More Veggie Casserole Recipes You’ll Love
- Cheesy Zucchini Casserole
- Cheesy Broccoli Casserole
- Copycat Cracker Barrel Hashbrown Casserole
- Creamy Scalloped Corn Casserole
- Green Bean Casserole
Broccoli Rice Casserole
- 1 ½ pounds broccoli florets stems removed, roughly chopped (about 5-6 cups)
- 3 cups cooked rice 1 cup uncooked rice, steamed
- ¼ cup flour
- ¼ cup butter
- 2 cups milk
- 2 ounces cream cheese brick style
- 2 ½ cups freshly grated sharp cheddar cheese divided
- ½ cup freshly grated Parmesan cheese
- ½ teaspoon garlic powder
- ½ teaspoon paprika
- ½ teaspoon ground mustard
- ¼ teaspoon black pepper
- ¼ teaspoon kosher salt
- Preheat the oven to 350 degrees F.
- Bring a large pot of water to boil.

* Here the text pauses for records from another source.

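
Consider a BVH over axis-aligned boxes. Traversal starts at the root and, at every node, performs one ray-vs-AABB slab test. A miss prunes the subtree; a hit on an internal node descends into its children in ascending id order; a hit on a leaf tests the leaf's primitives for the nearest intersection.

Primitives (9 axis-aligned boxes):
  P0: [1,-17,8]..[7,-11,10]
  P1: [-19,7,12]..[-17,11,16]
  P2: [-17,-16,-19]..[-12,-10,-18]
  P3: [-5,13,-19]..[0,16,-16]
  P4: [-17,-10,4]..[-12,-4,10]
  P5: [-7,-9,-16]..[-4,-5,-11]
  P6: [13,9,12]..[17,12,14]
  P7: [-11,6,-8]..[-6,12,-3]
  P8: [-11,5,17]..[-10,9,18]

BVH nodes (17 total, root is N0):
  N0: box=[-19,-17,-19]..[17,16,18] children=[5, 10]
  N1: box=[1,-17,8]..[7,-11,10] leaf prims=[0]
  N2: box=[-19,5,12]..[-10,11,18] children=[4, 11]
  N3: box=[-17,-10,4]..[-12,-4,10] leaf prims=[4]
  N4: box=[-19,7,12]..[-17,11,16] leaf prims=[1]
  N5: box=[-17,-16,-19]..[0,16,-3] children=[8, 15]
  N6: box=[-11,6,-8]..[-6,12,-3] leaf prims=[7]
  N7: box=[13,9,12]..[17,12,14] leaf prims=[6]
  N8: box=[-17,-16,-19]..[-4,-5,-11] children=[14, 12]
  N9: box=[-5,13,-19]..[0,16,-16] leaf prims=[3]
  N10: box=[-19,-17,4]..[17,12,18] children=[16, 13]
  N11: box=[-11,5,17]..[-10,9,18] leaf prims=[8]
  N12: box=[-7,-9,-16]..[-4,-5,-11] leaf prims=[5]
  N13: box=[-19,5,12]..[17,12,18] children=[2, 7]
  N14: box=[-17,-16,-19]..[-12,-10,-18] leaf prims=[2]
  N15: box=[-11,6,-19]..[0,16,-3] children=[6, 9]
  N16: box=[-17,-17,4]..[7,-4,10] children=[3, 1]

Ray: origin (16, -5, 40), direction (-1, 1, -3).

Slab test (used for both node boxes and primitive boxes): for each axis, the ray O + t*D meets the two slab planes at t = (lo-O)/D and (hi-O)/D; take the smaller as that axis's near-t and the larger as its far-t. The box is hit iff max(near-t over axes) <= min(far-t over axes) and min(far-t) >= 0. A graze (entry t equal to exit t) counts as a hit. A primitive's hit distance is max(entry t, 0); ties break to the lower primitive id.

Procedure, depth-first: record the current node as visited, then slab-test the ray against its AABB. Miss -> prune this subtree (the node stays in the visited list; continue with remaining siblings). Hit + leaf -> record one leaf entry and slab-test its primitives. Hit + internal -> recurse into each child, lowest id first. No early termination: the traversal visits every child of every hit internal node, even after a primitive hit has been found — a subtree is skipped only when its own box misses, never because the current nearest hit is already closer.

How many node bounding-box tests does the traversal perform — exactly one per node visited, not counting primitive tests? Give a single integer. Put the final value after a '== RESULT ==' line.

Traverse from the root:
N0 x:[-1,35] y:[-12,21] z:[22/3,59/3] -> hit [22/3,59/3], descend [5, 10]
  N5 x:[16,33] y:[-11,21] z:[43/3,59/3] -> hit [16,59/3], descend [8, 15]
    N8 x:[20,33] y:[-11,0] z:[17,59/3] -> miss, prune
    N15 x:[16,27] y:[11,21] z:[43/3,59/3] -> hit [16,59/3], descend [6, 9]
      N6 x:[22,27] y:[11,17] z:[43/3,16] -> miss, prune
      N9 x:[16,21] y:[18,21] z:[56/3,59/3] -> hit [56/3,59/3] leaf, test {P3@t=56/3}
  N10 x:[-1,35] y:[-12,17] z:[22/3,12] -> hit [22/3,12], descend [13, 16]
    N13 x:[-1,35] y:[10,17] z:[22/3,28/3] -> miss, prune
    N16 x:[9,33] y:[-12,1] z:[10,12] -> miss, prune

9 AABB tests over nodes [0, 5, 8, 15, 6, 9, 10, 13, 16]; 1 leaf entered; closest P3.

== RESULT ==
9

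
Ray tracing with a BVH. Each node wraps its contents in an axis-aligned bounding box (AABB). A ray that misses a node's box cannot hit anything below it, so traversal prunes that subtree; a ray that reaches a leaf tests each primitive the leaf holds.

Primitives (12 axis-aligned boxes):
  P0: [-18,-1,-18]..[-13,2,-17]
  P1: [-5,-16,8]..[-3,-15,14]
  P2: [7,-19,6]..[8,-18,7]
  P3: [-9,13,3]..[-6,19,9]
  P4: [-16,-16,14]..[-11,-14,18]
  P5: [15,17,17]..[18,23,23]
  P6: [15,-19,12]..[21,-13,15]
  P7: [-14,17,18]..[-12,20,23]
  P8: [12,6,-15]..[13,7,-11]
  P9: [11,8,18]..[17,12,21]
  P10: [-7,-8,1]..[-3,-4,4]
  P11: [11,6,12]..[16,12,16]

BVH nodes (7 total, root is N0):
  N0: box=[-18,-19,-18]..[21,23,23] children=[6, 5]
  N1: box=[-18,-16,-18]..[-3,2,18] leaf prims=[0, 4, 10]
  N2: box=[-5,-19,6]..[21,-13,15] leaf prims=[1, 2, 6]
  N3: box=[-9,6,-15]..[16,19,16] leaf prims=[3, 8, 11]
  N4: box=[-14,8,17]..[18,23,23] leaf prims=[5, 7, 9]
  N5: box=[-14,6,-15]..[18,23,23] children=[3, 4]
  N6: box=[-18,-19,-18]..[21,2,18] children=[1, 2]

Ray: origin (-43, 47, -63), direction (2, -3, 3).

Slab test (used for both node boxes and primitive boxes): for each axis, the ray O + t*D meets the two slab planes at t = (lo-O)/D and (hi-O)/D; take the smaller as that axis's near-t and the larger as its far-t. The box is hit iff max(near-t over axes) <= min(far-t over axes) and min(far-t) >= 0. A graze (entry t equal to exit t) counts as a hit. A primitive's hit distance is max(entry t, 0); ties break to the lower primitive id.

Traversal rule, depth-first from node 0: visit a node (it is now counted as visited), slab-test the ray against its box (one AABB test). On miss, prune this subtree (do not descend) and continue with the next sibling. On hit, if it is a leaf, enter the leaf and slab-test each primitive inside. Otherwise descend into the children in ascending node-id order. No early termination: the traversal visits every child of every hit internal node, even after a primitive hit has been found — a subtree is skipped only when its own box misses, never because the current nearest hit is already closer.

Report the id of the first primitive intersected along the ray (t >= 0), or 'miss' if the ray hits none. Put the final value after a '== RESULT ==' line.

Trace the traversal:
N0 x:[25/2,32] y:[8,22] z:[15,86/3] -> hit [15,22], descend [5, 6]
  N5 x:[29/2,61/2] y:[8,41/3] z:[16,86/3] -> miss, prune
  N6 x:[25/2,32] y:[15,22] z:[15,27] -> hit [15,22], descend [1, 2]
    N1 x:[25/2,20] y:[15,21] z:[15,27] -> hit [15,20] leaf, test {P0@t=15, P4(miss), P10(miss)}
    N2 x:[19,32] y:[20,22] z:[23,26] -> miss, prune

Visited [0, 5, 6, 1, 2]. Tests: 5 box, 1 leaf. Nearest: P0.

== RESULT ==
0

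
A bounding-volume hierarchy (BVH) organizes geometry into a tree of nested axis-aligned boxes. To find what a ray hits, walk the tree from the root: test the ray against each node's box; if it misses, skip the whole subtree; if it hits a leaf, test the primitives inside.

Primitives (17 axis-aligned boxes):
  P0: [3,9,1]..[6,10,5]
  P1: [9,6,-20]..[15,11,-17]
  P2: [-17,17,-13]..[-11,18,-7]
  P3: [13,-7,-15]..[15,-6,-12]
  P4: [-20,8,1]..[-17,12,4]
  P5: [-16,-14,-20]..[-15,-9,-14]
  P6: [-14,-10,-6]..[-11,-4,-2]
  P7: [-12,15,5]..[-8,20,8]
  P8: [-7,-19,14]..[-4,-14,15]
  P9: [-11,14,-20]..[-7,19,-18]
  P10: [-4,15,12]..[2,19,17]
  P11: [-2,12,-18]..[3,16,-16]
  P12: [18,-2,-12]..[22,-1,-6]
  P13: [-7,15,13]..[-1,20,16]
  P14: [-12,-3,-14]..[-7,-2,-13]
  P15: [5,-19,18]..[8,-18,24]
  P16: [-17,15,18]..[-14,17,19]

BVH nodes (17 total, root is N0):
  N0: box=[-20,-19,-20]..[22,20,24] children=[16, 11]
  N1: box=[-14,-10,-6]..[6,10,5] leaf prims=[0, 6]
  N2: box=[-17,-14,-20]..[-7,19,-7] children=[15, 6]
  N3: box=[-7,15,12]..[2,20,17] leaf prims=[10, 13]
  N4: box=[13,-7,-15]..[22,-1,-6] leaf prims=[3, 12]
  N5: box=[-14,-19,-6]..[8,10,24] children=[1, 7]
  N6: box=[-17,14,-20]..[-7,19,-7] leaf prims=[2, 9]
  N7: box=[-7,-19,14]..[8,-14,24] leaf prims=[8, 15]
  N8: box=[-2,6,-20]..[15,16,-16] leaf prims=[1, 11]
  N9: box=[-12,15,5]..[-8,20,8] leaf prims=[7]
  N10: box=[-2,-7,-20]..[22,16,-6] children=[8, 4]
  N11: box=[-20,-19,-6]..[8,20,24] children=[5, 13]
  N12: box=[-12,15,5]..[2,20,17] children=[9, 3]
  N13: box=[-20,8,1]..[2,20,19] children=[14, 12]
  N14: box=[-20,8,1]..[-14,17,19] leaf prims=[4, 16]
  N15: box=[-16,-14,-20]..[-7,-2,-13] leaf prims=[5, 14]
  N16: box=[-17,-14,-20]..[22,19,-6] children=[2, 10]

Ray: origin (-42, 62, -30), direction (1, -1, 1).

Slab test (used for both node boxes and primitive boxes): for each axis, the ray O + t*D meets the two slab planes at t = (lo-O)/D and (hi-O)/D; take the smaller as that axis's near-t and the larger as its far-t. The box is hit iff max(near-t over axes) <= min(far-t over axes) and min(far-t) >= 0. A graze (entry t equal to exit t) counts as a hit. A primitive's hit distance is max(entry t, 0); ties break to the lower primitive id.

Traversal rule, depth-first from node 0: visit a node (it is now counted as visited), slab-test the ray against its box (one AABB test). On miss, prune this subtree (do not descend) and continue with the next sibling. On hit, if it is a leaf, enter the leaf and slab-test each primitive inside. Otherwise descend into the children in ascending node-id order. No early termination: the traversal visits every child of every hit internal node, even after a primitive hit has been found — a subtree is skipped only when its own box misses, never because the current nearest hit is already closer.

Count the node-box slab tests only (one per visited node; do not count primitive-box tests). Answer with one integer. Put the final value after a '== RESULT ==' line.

Trace the traversal:
N0 x:[22,64] y:[42,81] z:[10,54] -> hit [42,54], descend [11, 16]
  N11 x:[22,50] y:[42,81] z:[24,54] -> hit [42,50], descend [5, 13]
    N5 x:[28,50] y:[52,81] z:[24,54] -> miss, prune
    N13 x:[22,44] y:[42,54] z:[31,49] -> hit [42,44], descend [12, 14]
      N12 x:[30,44] y:[42,47] z:[35,47] -> hit [42,44], descend [3, 9]
        N3 x:[35,44] y:[42,47] z:[42,47] -> hit [42,44] leaf, test {P10@t=43, P13(miss)}
        N9 x:[30,34] y:[42,47] z:[35,38] -> miss, prune
      N14 x:[22,28] y:[45,54] z:[31,49] -> miss, prune
  N16 x:[25,64] y:[43,76] z:[10,24] -> miss, prune

Visited [0, 11, 5, 13, 12, 3, 9, 14, 16]. Tests: 9 box, 1 leaf. Nearest: P10.

== RESULT ==
9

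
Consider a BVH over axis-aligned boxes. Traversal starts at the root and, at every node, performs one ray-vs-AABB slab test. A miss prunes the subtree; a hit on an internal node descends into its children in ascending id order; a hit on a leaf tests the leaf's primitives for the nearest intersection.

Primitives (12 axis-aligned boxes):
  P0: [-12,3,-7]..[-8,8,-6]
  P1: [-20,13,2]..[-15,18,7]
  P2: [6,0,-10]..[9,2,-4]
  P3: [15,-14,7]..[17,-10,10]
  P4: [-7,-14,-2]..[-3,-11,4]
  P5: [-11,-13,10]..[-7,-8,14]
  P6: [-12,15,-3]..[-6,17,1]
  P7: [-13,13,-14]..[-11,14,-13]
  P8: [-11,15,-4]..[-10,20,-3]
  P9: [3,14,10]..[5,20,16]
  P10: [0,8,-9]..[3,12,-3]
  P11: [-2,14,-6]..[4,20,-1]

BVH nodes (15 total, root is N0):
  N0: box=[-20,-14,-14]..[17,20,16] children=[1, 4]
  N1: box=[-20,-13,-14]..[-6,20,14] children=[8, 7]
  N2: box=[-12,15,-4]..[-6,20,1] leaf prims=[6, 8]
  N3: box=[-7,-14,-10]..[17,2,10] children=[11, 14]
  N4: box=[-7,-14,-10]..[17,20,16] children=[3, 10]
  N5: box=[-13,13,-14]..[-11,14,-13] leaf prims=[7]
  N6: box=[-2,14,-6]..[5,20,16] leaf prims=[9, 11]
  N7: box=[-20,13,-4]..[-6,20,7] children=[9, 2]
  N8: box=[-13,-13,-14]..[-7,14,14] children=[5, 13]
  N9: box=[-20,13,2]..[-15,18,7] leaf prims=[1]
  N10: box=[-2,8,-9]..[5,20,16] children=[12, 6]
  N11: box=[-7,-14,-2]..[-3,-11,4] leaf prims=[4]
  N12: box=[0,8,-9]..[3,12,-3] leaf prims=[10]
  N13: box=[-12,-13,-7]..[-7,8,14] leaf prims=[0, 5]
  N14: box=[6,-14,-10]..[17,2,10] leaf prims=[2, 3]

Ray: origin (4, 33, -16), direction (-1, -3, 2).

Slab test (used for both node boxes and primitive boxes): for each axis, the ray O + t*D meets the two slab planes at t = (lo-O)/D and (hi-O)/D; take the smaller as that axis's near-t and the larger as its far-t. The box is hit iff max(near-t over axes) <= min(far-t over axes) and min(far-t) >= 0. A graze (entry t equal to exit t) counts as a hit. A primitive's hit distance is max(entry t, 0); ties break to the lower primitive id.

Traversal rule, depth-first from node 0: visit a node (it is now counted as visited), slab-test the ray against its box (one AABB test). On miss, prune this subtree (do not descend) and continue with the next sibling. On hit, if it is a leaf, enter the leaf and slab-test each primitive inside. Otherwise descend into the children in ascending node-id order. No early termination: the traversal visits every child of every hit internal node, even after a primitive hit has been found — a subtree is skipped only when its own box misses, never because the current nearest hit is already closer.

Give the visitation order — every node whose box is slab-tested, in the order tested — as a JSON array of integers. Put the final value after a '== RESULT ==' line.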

Add broccoli and boil for 2-3 minutes. Drain and set aside.
- Melt butter in a medium saucepan over medium heat. Whisk in flour, garlic powder, dry mustard and paprika and cook for several minutes until golden. Add milk and bring to a simmer until thickened. Remove from heat and stir in cream cheese, 1 ½ cups of cheddar cheese and ½ cup Parmesan cheese. Stir in salt and black pepper; taste and adjust seasoning as desired.
- Stir rice, broccoli and cheese sauce together. Pour into a greased 2 quart baking dish and top with remaining cheddar cheese.
- Bake uncovered at 350 degrees for about 25-35 minutes, or until the sauce is bubbly and the top is golden. Let cool for 5-10 minutes before serving.